Often if the cache lasts one day that is good enough, there can be a manual refresh button to get it recalculated, but mostly the user just needs to wait for the calculation once a day and then things are instant.

The Cloud

In the cloud, it’s quite easy to create virtual machines to run computations for you. It’s also quite easy to take advantage of various Big Data databases for storing large amounts of data (these are often referred to as NoSQL databases).

Cloud Approach

Cloud applications usually don’t calculate things when you ask for them. For instance when you do a Google search, it doesn’t really search anything, it looks up your search in a Big Data database, basically doing a database read that returns the HTML to display. The searching is actually done in the background by agents (or spiders) that are always running, searching the web and adding the data to the Big Data database.

In the cloud it’s pretty common to have lots or running processes that are just calculating things on the off chance someone will ask for it.

So in the above example there could be a process running at night the checks each user’s KPI settings and performs the calculation putting the data in the cache, so that the user gets the data instantly first thing in the morning, and unless they hit the manual refresh button, never wait for any calculations to be performed.

That helps things quite a bit but the user still needs to wait for a SQL query or calculation if they change the settings for their KPI or hits the manual refresh button. A sample KPI configuration screen from Sage 300 is:

As you can see from this example there are quite a few different configuration options, but in some sense not a truly rediculous number.

I’ve mentioned “Big Data” a few times in this article but so far all we’ve talked about is caching a few bits of data, but really the number of these being cached won’t be a very large number.
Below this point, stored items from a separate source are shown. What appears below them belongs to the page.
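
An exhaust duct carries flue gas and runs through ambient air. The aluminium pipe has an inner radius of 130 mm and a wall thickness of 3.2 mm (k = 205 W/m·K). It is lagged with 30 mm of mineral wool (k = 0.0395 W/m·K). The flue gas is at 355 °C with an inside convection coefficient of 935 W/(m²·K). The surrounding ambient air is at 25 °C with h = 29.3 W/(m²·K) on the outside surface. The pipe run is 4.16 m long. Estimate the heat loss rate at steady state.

For a radial system each layer contributes R = ln(r_out/r_in)/(2πkL); films add R = 1/(hA).
R_inner film = 1/(h_i·2πr₁L) = 1/(935×2π×0.13×4.16) = 3.148×10^-4 K/W
R_aluminium pipe wall = ln(133.2/130)/(2π×205×4.16) = 4.538×10^-6 K/W
R_mineral wool = ln(163.2/133.2)/(2π×0.0395×4.16) = 0.1967 K/W
R_outer film = 1/(h_o·2πr_oL) = 1/(29.3×2π×0.1632×4.16) = 0.008001 K/W
R_total = 0.2051 K/W
Q = ΔT/R_total = 330/0.2051

Q ≈ 1610 W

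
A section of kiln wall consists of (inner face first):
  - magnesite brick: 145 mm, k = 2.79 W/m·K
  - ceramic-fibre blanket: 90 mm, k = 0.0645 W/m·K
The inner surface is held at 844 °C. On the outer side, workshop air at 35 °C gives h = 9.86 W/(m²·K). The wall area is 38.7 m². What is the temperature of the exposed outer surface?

T ≈ 88 °C

Model the wall as resistances in series:
R_magnesite brick = L/(kA) = 0.145/(2.79×38.7) = 0.001343 K/W
R_ceramic-fibre blanket = L/(kA) = 0.09/(0.0645×38.7) = 0.03606 K/W
R_outer film = 1/(h_o·A) = 1/(9.86×38.7) = 0.002621 K/W
R_total = 0.04002 K/W;  Q = ΔT/R_total = 809/0.04002 = 20220 W
T_interface = T_inner − Q·ΣR(inner→interface) = 844 − 20200×0.0374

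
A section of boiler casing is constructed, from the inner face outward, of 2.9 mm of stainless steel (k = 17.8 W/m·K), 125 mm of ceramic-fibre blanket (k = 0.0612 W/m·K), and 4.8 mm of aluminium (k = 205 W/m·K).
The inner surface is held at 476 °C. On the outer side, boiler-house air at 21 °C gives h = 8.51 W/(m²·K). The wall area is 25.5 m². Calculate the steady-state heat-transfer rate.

Q ≈ 5370 W

Using the resistance-network approach (series):
R_stainless steel = L/(kA) = 0.0029/(17.8×25.5) = 6.389×10^-6 K/W
R_ceramic-fibre blanket = L/(kA) = 0.125/(0.0612×25.5) = 0.0801 K/W
R_aluminium = L/(kA) = 0.0048/(205×25.5) = 9.182×10^-7 K/W
R_outer film = 1/(h_o·A) = 1/(8.51×25.5) = 0.004608 K/W
R_total = 0.08471 K/W
Q = ΔT / R_total = 455 / 0.08471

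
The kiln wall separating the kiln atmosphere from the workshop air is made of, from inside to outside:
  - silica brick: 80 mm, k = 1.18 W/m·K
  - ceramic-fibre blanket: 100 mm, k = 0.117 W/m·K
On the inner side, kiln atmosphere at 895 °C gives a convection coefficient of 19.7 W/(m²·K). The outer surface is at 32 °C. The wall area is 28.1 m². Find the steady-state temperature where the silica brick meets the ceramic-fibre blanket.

T ≈ 790 °C

Using the resistance-network approach (series):
R_inner film = 1/(h_i·A) = 1/(19.7×28.1) = 0.001806 K/W
R_silica brick = L/(kA) = 0.08/(1.18×28.1) = 0.002413 K/W
R_ceramic-fibre blanket = L/(kA) = 0.1/(0.117×28.1) = 0.03042 K/W
R_total = 0.03464 K/W;  Q = ΔT/R_total = 863/0.03464 = 24920 W
T_interface = T_inner − Q·ΣR(inner→interface) = 895 − 24900×0.004219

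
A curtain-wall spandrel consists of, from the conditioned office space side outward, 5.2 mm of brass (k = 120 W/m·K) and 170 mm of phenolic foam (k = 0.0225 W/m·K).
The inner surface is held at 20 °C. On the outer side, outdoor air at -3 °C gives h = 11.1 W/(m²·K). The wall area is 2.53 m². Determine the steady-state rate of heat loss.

Treating each layer as a thermal resistance in series:
R_brass = L/(kA) = 0.0052/(120×2.53) = 1.713×10^-5 K/W
R_phenolic foam = L/(kA) = 0.17/(0.0225×2.53) = 2.986 K/W
R_outer film = 1/(h_o·A) = 1/(11.1×2.53) = 0.03561 K/W
R_total = 3.022 K/W
Q = ΔT / R_total = 23 / 3.022

Q ≈ 7.61 W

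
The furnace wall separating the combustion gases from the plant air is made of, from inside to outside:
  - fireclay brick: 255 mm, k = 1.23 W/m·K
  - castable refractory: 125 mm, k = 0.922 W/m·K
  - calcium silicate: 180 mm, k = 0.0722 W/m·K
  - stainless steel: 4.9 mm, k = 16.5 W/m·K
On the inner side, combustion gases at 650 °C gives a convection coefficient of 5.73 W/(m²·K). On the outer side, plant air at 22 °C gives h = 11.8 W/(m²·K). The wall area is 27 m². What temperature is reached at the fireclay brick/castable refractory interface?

Using the resistance-network approach (series):
R_inner film = 1/(h_i·A) = 1/(5.73×27) = 0.006464 K/W
R_fireclay brick = L/(kA) = 0.255/(1.23×27) = 0.007678 K/W
R_castable refractory = L/(kA) = 0.125/(0.922×27) = 0.005021 K/W
R_calcium silicate = L/(kA) = 0.18/(0.0722×27) = 0.09234 K/W
R_stainless steel = L/(kA) = 0.0049/(16.5×27) = 1.1×10^-5 K/W
R_outer film = 1/(h_o·A) = 1/(11.8×27) = 0.003139 K/W
R_total = 0.1146 K/W;  Q = ΔT/R_total = 628/0.1146 = 5478 W
T_interface = T_inner − Q·ΣR(inner→interface) = 650 − 5480×0.01414

T ≈ 573 °C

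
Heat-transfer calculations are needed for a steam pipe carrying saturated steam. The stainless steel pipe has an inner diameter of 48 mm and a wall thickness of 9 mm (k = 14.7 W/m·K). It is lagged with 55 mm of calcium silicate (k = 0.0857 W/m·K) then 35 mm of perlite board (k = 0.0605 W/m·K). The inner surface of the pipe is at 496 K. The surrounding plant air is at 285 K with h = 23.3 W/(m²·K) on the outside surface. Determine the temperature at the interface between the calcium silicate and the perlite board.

For a radial system each layer contributes R = ln(r_out/r_in)/(2πkL); films add R = 1/(hA).
R_stainless steel pipe wall = ln(33/24)/(2π×14.7×1) = 0.003448 K/W
R_calcium silicate = ln(88/33)/(2π×0.0857×1) = 1.822 K/W
R_perlite board = ln(123/88)/(2π×0.0605×1) = 0.8809 K/W
R_outer film = 1/(h_o·2πr_oL) = 1/(23.3×2π×0.123×1) = 0.05553 K/W
R_total = 2.761 K/W
Q = ΔT/R_total = 211/2.761
Q = 76.4 W/m
T_interface = T_inner − Q·ΣR(inner→interface) = 496 − 76.4×1.825

T ≈ 357 K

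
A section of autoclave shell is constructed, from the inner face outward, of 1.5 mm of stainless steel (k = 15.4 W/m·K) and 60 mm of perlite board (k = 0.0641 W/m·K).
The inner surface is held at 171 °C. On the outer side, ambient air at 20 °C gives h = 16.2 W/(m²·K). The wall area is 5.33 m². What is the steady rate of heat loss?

Q ≈ 807 W

Model the wall as resistances in series:
R_stainless steel = L/(kA) = 0.0015/(15.4×5.33) = 1.827×10^-5 K/W
R_perlite board = L/(kA) = 0.06/(0.0641×5.33) = 0.1756 K/W
R_outer film = 1/(h_o·A) = 1/(16.2×5.33) = 0.01158 K/W
R_total = 0.1872 K/W
Q = ΔT / R_total = 151 / 0.1872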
Now suppose we calculate all possible values for this setup screen. Use the distributed computing powe of the cloud to do the calculations and then store all the possibilities in a “Big Data” database. This is much larger than we talked about previously, but we are barely scratching the surface of what these databases are meant to handle.

We are using the core functionality of the Big Data database, we are doing reads based on the inputs and returning the JSON (or XML or HTML) to display in the widget. As our cloud grows and we add more and more customers, the number of these will increase greatly, but  the Big Data database will just scale out using more and more servers to perform the work based on the current workload.
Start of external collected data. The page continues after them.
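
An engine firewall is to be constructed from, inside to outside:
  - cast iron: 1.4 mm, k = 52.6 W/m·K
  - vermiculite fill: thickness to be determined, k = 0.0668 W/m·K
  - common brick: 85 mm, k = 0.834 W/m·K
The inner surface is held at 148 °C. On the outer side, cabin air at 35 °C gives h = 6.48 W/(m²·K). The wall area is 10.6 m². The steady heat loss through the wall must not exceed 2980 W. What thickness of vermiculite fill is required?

L ≈ 9.73 mm

Thermal resistances in series:
R_cast iron = L/(kA) = 0.0014/(52.6×10.6) = 2.511×10^-6 K/W
R_common brick = L/(kA) = 0.085/(0.834×10.6) = 0.009615 K/W
R_outer film = 1/(h_o·A) = 1/(6.48×10.6) = 0.01456 K/W
Sum of the known resistances R_other = 0.02418 K/W
Required total resistance R_tot = ΔT/Q_allow = 113/2980 = 0.03792 K/W
R_vermiculite fill = R_tot − R_other = 0.01374 K/W
L = R·k·A = 0.01374×0.0668×10.6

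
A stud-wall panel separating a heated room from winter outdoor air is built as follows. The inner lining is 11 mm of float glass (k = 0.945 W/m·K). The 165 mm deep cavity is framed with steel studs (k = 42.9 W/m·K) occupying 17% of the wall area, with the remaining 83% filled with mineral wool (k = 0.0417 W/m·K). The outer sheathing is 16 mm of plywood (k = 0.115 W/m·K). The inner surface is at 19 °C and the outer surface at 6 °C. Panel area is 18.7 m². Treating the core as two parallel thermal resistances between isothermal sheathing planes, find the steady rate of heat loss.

Sheathing layers in series; stud and cavity paths in parallel between them.
R_inner = 0.011/(0.945×18.7) = 6.225×10^-4 K/W
R_stud  = 0.165/(42.9×0.17×18.7) = 0.00121 K/W
R_cav   = 0.165/(0.0417×0.83×18.7) = 0.2549 K/W
1/R_core = 1/R_stud + 1/R_cav → R_core = 0.001204 K/W
R_outer = 0.016/(0.115×18.7) = 0.00744 K/W
R_total = 0.009267 K/W
Q = ΔT/R_total = 13/0.009267

Q ≈ 1400 W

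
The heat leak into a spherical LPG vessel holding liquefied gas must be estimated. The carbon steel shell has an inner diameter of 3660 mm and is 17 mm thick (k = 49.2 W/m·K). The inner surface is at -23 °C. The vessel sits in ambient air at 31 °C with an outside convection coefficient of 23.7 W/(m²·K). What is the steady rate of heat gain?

Q ≈ 54400 W

Radial (spherical) resistances in series:
R_carbon steel shell = (1/1.83 − 1/1.847)/(4π×49.2) = 8.135×10^-6 K/W
R_outer film = 1/(h·4πr_o²) = 1/(23.7×4π×1.847²) = 9.843×10^-4 K/W
R_total = 9.924×10^-4 K/W
Q = ΔT/R_total = 54/9.924×10^-4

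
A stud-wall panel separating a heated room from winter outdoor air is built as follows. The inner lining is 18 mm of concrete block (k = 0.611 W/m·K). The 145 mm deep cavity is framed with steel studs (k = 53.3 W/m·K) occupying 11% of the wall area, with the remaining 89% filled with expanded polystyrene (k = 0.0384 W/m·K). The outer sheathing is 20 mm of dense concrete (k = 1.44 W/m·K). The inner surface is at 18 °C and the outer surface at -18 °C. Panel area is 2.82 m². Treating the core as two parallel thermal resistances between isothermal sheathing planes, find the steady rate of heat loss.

Sheathing layers in series; stud and cavity paths in parallel between them.
R_inner = 0.018/(0.611×2.82) = 0.01045 K/W
R_stud  = 0.145/(53.3×0.11×2.82) = 0.00877 K/W
R_cav   = 0.145/(0.0384×0.89×2.82) = 1.505 K/W
1/R_core = 1/R_stud + 1/R_cav → R_core = 0.008719 K/W
R_outer = 0.02/(1.44×2.82) = 0.004925 K/W
R_total = 0.02409 K/W
Q = ΔT/R_total = 36/0.02409

Q ≈ 1490 W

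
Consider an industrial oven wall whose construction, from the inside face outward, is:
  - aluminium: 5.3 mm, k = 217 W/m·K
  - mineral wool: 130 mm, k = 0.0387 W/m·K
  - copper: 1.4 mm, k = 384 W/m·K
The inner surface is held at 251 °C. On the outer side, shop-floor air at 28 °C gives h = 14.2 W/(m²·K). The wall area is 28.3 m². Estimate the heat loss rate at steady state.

Q ≈ 1840 W

Using the resistance-network approach (series):
R_aluminium = L/(kA) = 0.0053/(217×28.3) = 8.63×10^-7 K/W
R_mineral wool = L/(kA) = 0.13/(0.0387×28.3) = 0.1187 K/W
R_copper = L/(kA) = 0.0014/(384×28.3) = 1.288×10^-7 K/W
R_outer film = 1/(h_o·A) = 1/(14.2×28.3) = 0.002488 K/W
R_total = 0.1212 K/W
Q = ΔT / R_total = 223 / 0.1212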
Then you can let these run all the time, so the values keep getting updated and even the refresh button (if you bother to keep it), will just get a new value from the Big Data cache. So a SQL query or other calculation is never triggered by a user action ever.

This is the spider/read model. Another would be to sync the application’s SQL database to a NoSQL database that then calculates the KPIs using MapReduce calculations. But this approach tends to be quite inflexible. However it can work if the sync’ing and transformation of the database solves a large number of queries at once. Creating such a database in a manner than the MapReduce queries all run fast is a rather nontrivial undertaking and runs the risk that in the end the MapReduces take too long to calculate. The two methods could also be combined, phase one would be to sync into the NoSQL database, then the spider processes calculate the caches doing the KPI calculations as MapReduce jobs.

This is all a lot of work and a lot of setup, but once in the cloud the customer doesn’t need to worry about any of this, just the vendor and with modern PaaS deployments this can all be automated and scaled easily once its setup correctly (which is a fair amount of work).

Summary

There are lots of techniques to produce/calculate business KPIs quickly. All these techniques are great, but if you have a cloud solution and you want its opening page to display in less that a second, you need more. This is where the power of the cloud can come in to pre-calculate everything so you never need to wait.